Nergi et al. (Negri, Kouylekov, Magnini, Mehdad, & Cabrio, 2009) present a freely open-source software package version 1.0, called EDITS [11] , for recognizing Textual Entailment. This tool is developed by FBK-irst, Trento, Italy. EDITS is the tree edit distance based approach for recognizing textual entailment. EDITS consists of three main components that can be extended by a user. First, an edit distance algorithm that computes the set of edit operations to transform T into H. This component provides three levels of distance algorithms, which are a string edit distance (over a sequence of characters), a token edit distance (over a sequence of tokens) and the tree edit distance (over a sequence of syntactic tree nodes). Second, a cost scheme that defines the cost function for each edit operation. Third, optional rules set for both entailment and contradiction rules. These rules can be manually defined or extracted from any resources such as WordNet, Wikipedia, ...etc. The main motivation underlying our work on EDITS is that, given the complexity of the TE task, due both to the linguistic phenomena that are involved, and to the variability of the application scenarios, TE engines actually need high capabilities to be adapted and optimized.

A PSO based method to improve the tree edit distance algorithm to textual entailment recognition is introduced by (Mehdad & Magnini, 2009). The authors use PSO technique to estimate automatically the cost for each edit operation in the tree edit distance algorithm. Tow fitness functions are used by PSO in this system. These functions are Bhattacharyya distance (Bhattacharyya, 1943), which find a similarity between two discrete probability distributions statistically, and accuracy, which is any performance measure obtained from a TED based system. The authors find that maximizing the accuracy would lead to increase the performance of the system to solve the problem.

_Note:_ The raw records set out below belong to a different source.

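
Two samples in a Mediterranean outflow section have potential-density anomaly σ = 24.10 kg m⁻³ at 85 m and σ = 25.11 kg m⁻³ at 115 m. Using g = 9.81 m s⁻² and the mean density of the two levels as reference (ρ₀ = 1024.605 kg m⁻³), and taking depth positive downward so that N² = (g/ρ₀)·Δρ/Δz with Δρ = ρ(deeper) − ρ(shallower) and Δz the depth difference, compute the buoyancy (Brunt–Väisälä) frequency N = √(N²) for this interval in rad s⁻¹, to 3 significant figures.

0.0180 rad s⁻¹

Δρ = 1025.11 − 1024.10 = 1.01 kg m⁻³ over Δz = 115 − 85 = 30 m.
N² = (9.81/1024.605) × (1.01/30) = 3.2234 × 10⁻⁴ s⁻².
N = √(3.2234 × 10⁻⁴) = 0.017954 rad s⁻¹ ≈ 0.0180 rad s⁻¹.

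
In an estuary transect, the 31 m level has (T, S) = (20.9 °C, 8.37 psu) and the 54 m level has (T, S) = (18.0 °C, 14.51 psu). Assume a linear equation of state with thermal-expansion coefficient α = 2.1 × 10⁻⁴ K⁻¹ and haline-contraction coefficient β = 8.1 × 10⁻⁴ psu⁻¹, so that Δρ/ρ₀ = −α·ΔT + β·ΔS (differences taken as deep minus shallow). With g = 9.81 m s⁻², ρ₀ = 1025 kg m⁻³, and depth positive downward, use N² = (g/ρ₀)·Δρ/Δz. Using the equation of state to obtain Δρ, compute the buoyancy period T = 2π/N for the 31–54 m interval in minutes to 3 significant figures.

2.15 min

ΔT = -2.9 K, ΔS = +6.14 psu (deep − shallow).
Δρ/ρ₀ = −αΔT + βΔS = 6.09 × 10⁻⁴ + 4.9734 × 10⁻³ = 5.5824 × 10⁻³, so Δρ ≈ 5.722 kg m⁻³.
N² = (g/ρ₀)·Δρ/Δz = g·(Δρ/ρ₀)/Δz = 9.81 × 5.5824 × 10⁻³ / 23 = 2.3810 × 10⁻³ s⁻².
N = √(2.3810 × 10⁻³) = 0.048795 rad s⁻¹ → T = 2π/N = 128.77 s = 2.1462 min ≈ 2.15 min.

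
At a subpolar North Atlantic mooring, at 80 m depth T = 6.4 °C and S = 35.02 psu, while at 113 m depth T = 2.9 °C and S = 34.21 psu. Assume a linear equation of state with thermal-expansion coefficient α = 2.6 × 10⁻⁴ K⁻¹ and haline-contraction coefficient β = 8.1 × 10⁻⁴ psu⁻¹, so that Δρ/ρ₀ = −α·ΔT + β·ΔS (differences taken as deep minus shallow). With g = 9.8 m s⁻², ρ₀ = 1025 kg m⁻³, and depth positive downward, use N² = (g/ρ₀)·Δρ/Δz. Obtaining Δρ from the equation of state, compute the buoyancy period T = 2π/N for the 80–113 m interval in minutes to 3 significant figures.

12.1 min

ΔT = -3.5 K, ΔS = -0.81 psu (deep − shallow).
Δρ/ρ₀ = −αΔT + βΔS = 9.10 × 10⁻⁴ − 6.561 × 10⁻⁴ = 2.539 × 10⁻⁴, so Δρ ≈ 0.2602 kg m⁻³.
N² = (g/ρ₀)·Δρ/Δz = g·(Δρ/ρ₀)/Δz = 9.8 × 2.539 × 10⁻⁴ / 33 = 7.5401 × 10⁻⁵ s⁻².
N = √(7.5401 × 10⁻⁵) = 8.6834 × 10⁻³ rad s⁻¹ → T = 2π/N = 723.59 s = 12.060 min ≈ 12.1 min.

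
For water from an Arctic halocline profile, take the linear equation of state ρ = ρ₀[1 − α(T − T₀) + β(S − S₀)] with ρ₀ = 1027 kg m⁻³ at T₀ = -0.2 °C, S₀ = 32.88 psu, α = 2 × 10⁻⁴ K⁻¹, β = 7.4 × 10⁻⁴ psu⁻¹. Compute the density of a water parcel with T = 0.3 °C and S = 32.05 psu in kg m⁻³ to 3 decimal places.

1026.267 kg m⁻³

T − T₀ = +0.5 K, S − S₀ = -0.83 psu.
Bracket = 1 − α·(+0.5) + β·(-0.83) = 1 + (-7.142 × 10⁻⁴) = 0.9992858.
ρ = 1027 × 0.9992858 = 1026.267 kg m⁻³.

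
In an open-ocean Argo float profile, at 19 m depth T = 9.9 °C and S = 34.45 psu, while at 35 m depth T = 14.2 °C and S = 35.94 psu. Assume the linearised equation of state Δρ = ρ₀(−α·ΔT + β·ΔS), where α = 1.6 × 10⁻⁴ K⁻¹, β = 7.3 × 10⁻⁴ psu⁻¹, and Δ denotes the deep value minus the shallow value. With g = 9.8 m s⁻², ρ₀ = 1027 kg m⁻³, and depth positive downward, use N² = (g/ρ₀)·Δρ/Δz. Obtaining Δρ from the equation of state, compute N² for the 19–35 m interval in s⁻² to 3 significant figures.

ΔT = +4.3 K, ΔS = +1.49 psu (deep − shallow).
Δρ/ρ₀ = −αΔT + βΔS = -6.88 × 10⁻⁴ + 1.0877 × 10⁻³ = 3.997 × 10⁻⁴, so Δρ ≈ 0.4105 kg m⁻³.
N² = (g/ρ₀)·Δρ/Δz = g·(Δρ/ρ₀)/Δz = 9.8 × 3.997 × 10⁻⁴ / 16 = 2.4482 × 10⁻⁴ s⁻² ≈ 2.45 × 10⁻⁴ s⁻².

2.45 × 10⁻⁴ s⁻²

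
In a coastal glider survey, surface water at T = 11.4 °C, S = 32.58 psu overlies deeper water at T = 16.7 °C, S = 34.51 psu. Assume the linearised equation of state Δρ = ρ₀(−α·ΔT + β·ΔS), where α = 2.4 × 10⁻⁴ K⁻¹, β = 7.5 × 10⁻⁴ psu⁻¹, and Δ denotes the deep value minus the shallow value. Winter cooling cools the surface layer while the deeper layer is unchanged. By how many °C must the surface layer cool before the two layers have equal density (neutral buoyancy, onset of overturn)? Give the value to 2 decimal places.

0.73 °C

Neutral buoyancy requires Δρ = 0, i.e. −α(T_deep − T_surf′) + β(S_deep − S_surf) = 0.
T_surf′ = T_deep − (β/α)·ΔS = 16.7 − (7.5 × 10⁻⁴/2.4 × 10⁻⁴)·(+1.93) = 10.6687 °C.
Cooling required: 11.4 − (10.6687) = 0.7313 °C.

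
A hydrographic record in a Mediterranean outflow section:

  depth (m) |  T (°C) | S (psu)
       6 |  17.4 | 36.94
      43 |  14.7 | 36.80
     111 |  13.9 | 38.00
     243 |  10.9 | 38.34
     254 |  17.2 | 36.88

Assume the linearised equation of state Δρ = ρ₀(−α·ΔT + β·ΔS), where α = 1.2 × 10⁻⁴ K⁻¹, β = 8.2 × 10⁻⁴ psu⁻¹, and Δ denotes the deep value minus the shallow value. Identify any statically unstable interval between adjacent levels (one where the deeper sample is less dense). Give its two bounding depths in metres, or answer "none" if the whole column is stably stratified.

243–254 m

Evaluate Δρ/ρ₀ = −αΔT + βΔS across each adjacent pair:
  6–43 m: −αΔT+βΔS = −(1.2 × 10⁻⁴)(-2.7)+(8.2 × 10⁻⁴)(-0.14) = 2.1 × 10⁻⁴ → stable
  43–111 m: −αΔT+βΔS = −(1.2 × 10⁻⁴)(-0.8)+(8.2 × 10⁻⁴)(+1.20) = 1.1 × 10⁻³ → stable
  111–243 m: −αΔT+βΔS = −(1.2 × 10⁻⁴)(-3.0)+(8.2 × 10⁻⁴)(+0.34) = 6.4 × 10⁻⁴ → stable
  243–254 m: −αΔT+βΔS = −(1.2 × 10⁻⁴)(+6.3)+(8.2 × 10⁻⁴)(-1.46) = -2.0 × 10⁻³ → UNSTABLE
The 243–254 m interval has Δρ < 0: lighter water underlies denser water.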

A probabilistic model to textual entailment that depend on a calculus of transformations on dependency trees is introduced by (Harmeling, 2009), which is characterized by the fact that derivations in that calculus preserve the truth only with a certain probability. Stanford's parser (D. Klein & Manning, 2003) is used to extract the dependency tree for both T and H. The author also describes a heuristic approach that generates derivations for T-H pairs in such calculus.

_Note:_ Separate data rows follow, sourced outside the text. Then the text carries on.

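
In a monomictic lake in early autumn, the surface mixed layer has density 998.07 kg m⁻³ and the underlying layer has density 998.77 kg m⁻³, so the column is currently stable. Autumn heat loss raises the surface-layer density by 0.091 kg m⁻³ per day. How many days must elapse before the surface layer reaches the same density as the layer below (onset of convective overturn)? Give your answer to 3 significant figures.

7.69 days

Density deficit of the surface layer: 998.77 − 998.07 = 0.7 kg m⁻³.
Required change = 0.7 / 0.091 = 7.69 days.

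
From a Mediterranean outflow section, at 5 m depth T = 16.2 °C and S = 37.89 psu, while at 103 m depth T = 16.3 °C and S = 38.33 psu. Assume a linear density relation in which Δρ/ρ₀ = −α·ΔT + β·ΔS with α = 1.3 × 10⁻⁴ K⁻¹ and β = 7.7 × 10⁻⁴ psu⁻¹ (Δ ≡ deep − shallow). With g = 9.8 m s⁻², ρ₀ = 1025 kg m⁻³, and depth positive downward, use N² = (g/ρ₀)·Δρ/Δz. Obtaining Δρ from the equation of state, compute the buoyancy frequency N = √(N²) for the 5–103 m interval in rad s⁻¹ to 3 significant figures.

ΔT = +0.1 K, ΔS = +0.44 psu (deep − shallow).
Δρ/ρ₀ = −αΔT + βΔS = -1.30 × 10⁻⁵ + 3.388 × 10⁻⁴ = 3.258 × 10⁻⁴, so Δρ ≈ 0.3339 kg m⁻³.
N² = (g/ρ₀)·Δρ/Δz = g·(Δρ/ρ₀)/Δz = 9.8 × 3.258 × 10⁻⁴ / 98 = 3.2580 × 10⁻⁵ s⁻².
N = √(3.2580 × 10⁻⁵) = 5.7079 × 10⁻³ rad s⁻¹ ≈ 5.71 × 10⁻³ rad s⁻¹.

5.71 × 10⁻³ rad s⁻¹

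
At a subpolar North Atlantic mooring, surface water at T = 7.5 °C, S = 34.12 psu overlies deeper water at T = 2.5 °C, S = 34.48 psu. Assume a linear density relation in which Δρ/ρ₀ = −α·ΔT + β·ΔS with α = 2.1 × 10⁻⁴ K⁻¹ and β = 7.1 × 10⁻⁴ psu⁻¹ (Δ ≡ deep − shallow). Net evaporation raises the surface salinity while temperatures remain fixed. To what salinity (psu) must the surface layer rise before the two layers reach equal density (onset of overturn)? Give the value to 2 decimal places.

Neutral buoyancy requires −α(T_deep − T_surf) + β(S_deep − S_surf′) = 0.
S_surf′ = S_deep − (α/β)·ΔT = 34.48 − (2.1 × 10⁻⁴/7.1 × 10⁻⁴)·(-5.0) = 35.9589 psu.
Increase required: 35.9589 − 34.12 = 1.8389 psu.

35.96 psu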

The system presented by Pakray et al. (Pakray, Gelbukh, & Bandyopadhyay, 2010), proposed a development of syntactic textual entailment approach. This system uses Stanford's parser to extract T-H pairs syntactic structures. Then, the Hs relations are compared with Ts relations according to the following comparisons: subject-verb, WordNet based subject-verb, subject-subject, WordNet based object-verb, cross subject-object, number, noun, prepositional phrase, determiner and other relation comparisons. Each comparison gives score 1 in case of a complete match for the dependency relation along with all its argument matches in both T and H, otherwise gives score 0.5. The final entailment decision is determined according to the threshold that equal 0.3.

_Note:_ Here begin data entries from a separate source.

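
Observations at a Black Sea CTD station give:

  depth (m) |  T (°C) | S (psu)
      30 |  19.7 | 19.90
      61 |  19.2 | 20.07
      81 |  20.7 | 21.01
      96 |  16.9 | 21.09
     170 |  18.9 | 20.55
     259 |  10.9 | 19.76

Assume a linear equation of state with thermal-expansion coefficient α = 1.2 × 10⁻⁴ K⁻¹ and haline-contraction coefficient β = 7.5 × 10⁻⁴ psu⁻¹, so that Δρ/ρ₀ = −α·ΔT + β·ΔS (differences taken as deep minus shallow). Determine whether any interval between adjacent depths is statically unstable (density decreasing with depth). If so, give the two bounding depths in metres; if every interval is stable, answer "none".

Evaluate Δρ/ρ₀ = −αΔT + βΔS across each adjacent pair:
  30–61 m: −αΔT+βΔS = −(1.2 × 10⁻⁴)(-0.5)+(7.5 × 10⁻⁴)(+0.17) = 1.9 × 10⁻⁴ → stable
  61–81 m: −αΔT+βΔS = −(1.2 × 10⁻⁴)(+1.5)+(7.5 × 10⁻⁴)(+0.94) = 5.2 × 10⁻⁴ → stable
  81–96 m: −αΔT+βΔS = −(1.2 × 10⁻⁴)(-3.8)+(7.5 × 10⁻⁴)(+0.08) = 5.2 × 10⁻⁴ → stable
  96–170 m: −αΔT+βΔS = −(1.2 × 10⁻⁴)(+2.0)+(7.5 × 10⁻⁴)(-0.54) = -6.5 × 10⁻⁴ → UNSTABLE
  170–259 m: −αΔT+βΔS = −(1.2 × 10⁻⁴)(-8.0)+(7.5 × 10⁻⁴)(-0.79) = 3.7 × 10⁻⁴ → stable
The 96–170 m interval has Δρ < 0: lighter water underlies denser water.

96–170 m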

Recently, a Cross-Lingual Textual Entailment (CLTE) as a semantic relation between two different language text portions is investigated by (Mehdad, Negri, Federico, & Trento, 2010). Also, the definition of textual entailment is adapted by define CLTE as follows: "a relation between two natural language portions in different languages, namely a text T (e.g. in English), and a hypothesis H (e.g. in French), that holds if a human after reading T would infer that H is most likely true, or otherwise stated, the meaning of H can be entailed (inferred) from T". So, two main directions for CLTE can be seen: i) simply bring CLTE back to the monolingual case by translating H into the language of T, or vice-versa; ii) try to embed cross-lingual processing techniques inside the TE recognition process.

We argue that cross-lingual textual entailment (CLTE) can be a core technology for several cross-lingual NLP applications and tasks.